Other good practices for travel influencers include setting up a “safeword” or “emergency word” with friends and relatives, using emergency contact features on their phones, and ensuring they tell trusted local providers, such as hotels or walking refuges, about their plans.
Legal issues
Even when well-intentioned, influencers can end up in legal hot water, like American teen and charity fundraiser Ethan Guo, who was stranded in Antarctica and held for weeks on a Chilean military base after landing his plane in a restricted area without permission.
Doing due diligence on relevant history and rules applying to their destinations is a must for any traveller. In March 2026, Dubai police arrested at least 109 visitors of various nationalities who had shared images of war damage in Dubai and elsewhere in the UAE.
Another risk facing influencers, then, is legal liability. Real-world guides and outdoor pursuit leaders must usually operate under strict guidelines and certifications, but in theory, anyone could broadcast travel influencer material, no matter their level of expertise. And lawmakers around the world are catching up with regulating the online sphere, passing bills to hold individuals and platforms to account when they publish content that causes harm.
In the UK, the Online Safety Act (2023) has introduced new criminal offences that include “encouraging or assisting serious self-harm.” In other jurisdictions, such as the US, legal experts like Professor Max Helveston of DePaul College of Law have argued that negligence laws could hold influencers accountable, though Helveston acknowledges that proving direct causation of harm in a court of law might be tricky.
The “free speech” defence
Influencers have long claimed they are covered by US free speech laws, but legal cases have now been successfully won against people deemed to have caused harm with their online activity. (Infowars host and conspiracy theorist, Alex Jones, repeatedly claimed that the Sandy Hook school shooting never happened, assuming the statements were constitutionally protected opinion, hyperbole, or rhetoric. The courts disagreed, eventually hitting him with a $1.4 billion liability for defamation and infliction of emotional distress.)

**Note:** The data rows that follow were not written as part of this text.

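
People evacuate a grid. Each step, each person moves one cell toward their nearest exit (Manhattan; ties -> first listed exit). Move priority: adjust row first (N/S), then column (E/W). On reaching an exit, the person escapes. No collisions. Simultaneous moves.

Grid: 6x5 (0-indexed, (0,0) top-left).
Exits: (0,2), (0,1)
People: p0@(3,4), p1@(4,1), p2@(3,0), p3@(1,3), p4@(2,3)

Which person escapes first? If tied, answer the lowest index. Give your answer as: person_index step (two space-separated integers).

Answer: 3 2

Derivation:
Step 1: p0:(3,4)->(2,4) | p1:(4,1)->(3,1) | p2:(3,0)->(2,0) | p3:(1,3)->(0,3) | p4:(2,3)->(1,3)
Step 2: p0:(2,4)->(1,4) | p1:(3,1)->(2,1) | p2:(2,0)->(1,0) | p3:(0,3)->(0,2)->EXIT | p4:(1,3)->(0,3)
Step 3: p0:(1,4)->(0,4) | p1:(2,1)->(1,1) | p2:(1,0)->(0,0) | p3:escaped | p4:(0,3)->(0,2)->EXIT
Step 4: p0:(0,4)->(0,3) | p1:(1,1)->(0,1)->EXIT | p2:(0,0)->(0,1)->EXIT | p3:escaped | p4:escaped
Step 5: p0:(0,3)->(0,2)->EXIT | p1:escaped | p2:escaped | p3:escaped | p4:escaped
Exit steps: [5, 4, 4, 2, 3]
First to escape: p3 at step 2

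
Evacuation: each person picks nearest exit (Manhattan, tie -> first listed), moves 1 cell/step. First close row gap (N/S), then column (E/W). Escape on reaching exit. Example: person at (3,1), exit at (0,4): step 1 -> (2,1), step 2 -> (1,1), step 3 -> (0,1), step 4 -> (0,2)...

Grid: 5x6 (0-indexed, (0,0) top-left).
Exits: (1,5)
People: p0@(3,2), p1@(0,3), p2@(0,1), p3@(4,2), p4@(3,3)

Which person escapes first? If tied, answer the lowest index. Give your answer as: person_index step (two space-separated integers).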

Professor Helveston also points out that influencers might in fact enjoy fewer free speech exceptions than they imagine, since their monetised posts can be considered “commercial activity”, which is less protected.

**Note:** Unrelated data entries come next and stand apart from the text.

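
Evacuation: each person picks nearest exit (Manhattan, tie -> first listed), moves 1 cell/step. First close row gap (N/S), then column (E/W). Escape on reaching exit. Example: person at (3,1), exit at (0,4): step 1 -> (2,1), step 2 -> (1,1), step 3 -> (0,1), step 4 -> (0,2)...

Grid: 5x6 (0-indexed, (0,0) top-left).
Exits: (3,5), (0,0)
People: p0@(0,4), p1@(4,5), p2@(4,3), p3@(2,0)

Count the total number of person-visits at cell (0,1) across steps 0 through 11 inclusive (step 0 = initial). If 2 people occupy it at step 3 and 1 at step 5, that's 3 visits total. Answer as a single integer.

Answer: 0

Derivation:
Step 0: p0@(0,4) p1@(4,5) p2@(4,3) p3@(2,0) -> at (0,1): 0 [-], cum=0
Step 1: p0@(1,4) p1@ESC p2@(3,3) p3@(1,0) -> at (0,1): 0 [-], cum=0
Step 2: p0@(2,4) p1@ESC p2@(3,4) p3@ESC -> at (0,1): 0 [-], cum=0
Step 3: p0@(3,4) p1@ESC p2@ESC p3@ESC -> at (0,1): 0 [-], cum=0
Step 4: p0@ESC p1@ESC p2@ESC p3@ESC -> at (0,1): 0 [-], cum=0
Total visits = 0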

Don’t become the next big show trial
The line between personal and public responsibility has recently been tested in the Austrian courts, after 37-year-old Thomas Plamberger left his girlfriend to freeze to death on Grossglockner, Austria’s highest peak, in January 2025. Despite not being a professional mountaineer guide, he was convicted of her manslaughter.
As well as the personal hazards that travel vloggers flirt with, from unwittingly revealing their whereabouts to eating a poisonous devil crab for the cameras, they could be flirting with another hazard in their search to become the next big thing: becoming the next big legal liability case instead.